Les normes et règles en lien avec la publication d'image d'autrui sont en pleine évolution dans le monde et au Canada. Alex Sévigny, professeur de l'université McMaster, les décrit comme cela : « c'est le wild west  ».

La nature embryonnaire du plus récent rapport sur le sujet en provenance du Commissariat à la protection de la vie privée du Canada en est un bon exemple. Daniel Therrien a intitulé son document « Projet de position ».

Dans ce rapport, il suggère entre autres la mise en place de programmes éducatifs, potentiellement dans les écoles, pour instruire les internautes de demain à une utilisation « responsable » des médias sociaux. La définition de cette utilisation responsable est encore toutefois très personnelle selon Jean-Paul Rains, directeur de la stratégie numérique à l'Université Laurentienne.
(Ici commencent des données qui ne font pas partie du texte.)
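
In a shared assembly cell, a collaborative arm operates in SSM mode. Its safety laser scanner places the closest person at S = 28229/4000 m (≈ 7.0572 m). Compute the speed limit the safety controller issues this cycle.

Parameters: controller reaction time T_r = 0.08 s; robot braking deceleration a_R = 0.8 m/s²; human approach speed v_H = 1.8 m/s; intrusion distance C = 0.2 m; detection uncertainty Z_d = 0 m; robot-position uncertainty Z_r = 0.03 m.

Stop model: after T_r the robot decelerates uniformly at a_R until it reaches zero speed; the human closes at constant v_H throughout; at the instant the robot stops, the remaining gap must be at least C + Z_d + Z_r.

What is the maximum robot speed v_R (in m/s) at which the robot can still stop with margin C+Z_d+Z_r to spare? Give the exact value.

collect terms ⇒ (5/8)·v_R² + (233/100)·v_R + (-26733/4000) = 0
  disc = (233/100)² − 4·(5/8)·(-26733/4000) = 885481/40000 ; √disc = 941/200
  v_R = (−(233/100) + 941/200) / (2·(5/8)) = 19/10 m/s
check:
braking lasts T_s = (19/10)/(4/5) = 2.3750 s
reaction-phase robot travel = 1.9000·0.0800 = 0.1520 m
robot under decel: 1.9000²/(2·0.8000) = 2.2563 m
human closes 1.8000·2.4550 = 4.4190 m
margins: 0.2000+0.0000+0.0300 = 0.2300 m
sum ≈ 0.1520+2.2563+4.4190+0.2300 ≈ 7.0572 m = S ✓

v_R_max = 19/10 m/s = 1.9000 m/s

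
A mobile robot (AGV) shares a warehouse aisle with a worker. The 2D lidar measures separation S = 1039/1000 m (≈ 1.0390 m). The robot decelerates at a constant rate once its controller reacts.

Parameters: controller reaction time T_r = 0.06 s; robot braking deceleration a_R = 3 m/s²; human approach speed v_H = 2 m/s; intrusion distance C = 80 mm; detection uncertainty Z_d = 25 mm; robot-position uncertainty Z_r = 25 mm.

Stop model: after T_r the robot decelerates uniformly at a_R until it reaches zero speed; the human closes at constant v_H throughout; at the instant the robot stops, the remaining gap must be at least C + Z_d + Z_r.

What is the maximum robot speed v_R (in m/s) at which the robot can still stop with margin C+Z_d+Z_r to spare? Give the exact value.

at the boundary: (1/6)·v² + (109/150)·v + (-789/1000) = 0
  disc = (109/150)² − 4·(1/6)·(-789/1000) = 5929/5625 ; √disc = 77/75
  v_R = (−(109/150) + 77/75) / (2·(1/6)) = 9/10 m/s
check:
braking lasts T_s = (9/10)/3 = 0.3000 s
robot covers v_R·T_r = 0.9000·0.0600 = 0.0540 m before braking
robot under decel: 0.9000²/(2·3.0000) = 0.1350 m
human closes 2.0000·0.3600 = 0.7200 m
residual clearance needed = 0.0800+0.0250+0.0250 = 0.1300 m
sum ≈ 0.0540+0.1350+0.7200+0.1300 ≈ 1.0390 m = S ✓

v_R_max = 9/10 m/s = 0.9000 m/s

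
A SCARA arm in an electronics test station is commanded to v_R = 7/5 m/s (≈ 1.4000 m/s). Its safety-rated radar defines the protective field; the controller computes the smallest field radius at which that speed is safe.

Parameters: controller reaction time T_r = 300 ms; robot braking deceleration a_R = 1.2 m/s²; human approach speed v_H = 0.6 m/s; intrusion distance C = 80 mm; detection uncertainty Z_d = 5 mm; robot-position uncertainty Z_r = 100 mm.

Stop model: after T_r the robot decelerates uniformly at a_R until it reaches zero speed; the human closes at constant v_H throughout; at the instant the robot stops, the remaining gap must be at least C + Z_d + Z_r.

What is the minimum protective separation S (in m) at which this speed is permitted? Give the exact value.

stop time T_s = (7/5)/(6/5) = 1.1667 s
robot in T_r: 1.4000·0.3000 = 0.4200 m
robot covers 1.4000·1.1667 − ½·1.2000·1.1667² = 0.8167 m while stopping
person approaches 0.6000·(0.3000+1.1667) = 0.8800 m
C+Z_d+Z_r = 0.0800+0.0050+0.1000 = 0.1850 m
S_min ≈ 0.4200+0.8167+0.8800+0.1850  ⇒  S_min = 1381/600 m

S_min = 1381/600 m = 2.3017 m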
Il partage toutefois les préoccupations de M. Sévigny quant à la publication de certains types d'images.

L'Union européenne et l'Argentine ont déjà adopté des lois sur le « droit à l'oubli » pour permettre aux citoyens de demander l'effacement ou le déréférencement d'informations qu'ils jugent diffamatoires.

Les géants de la recherche, comme Google, hésitent toutefois à se plier à certaines de ces demandes, au nom de la liberté d'expression. Des milliers de personnes souhaitant modifier leur empreinte numérique se sont donc tournées vers les tribunaux.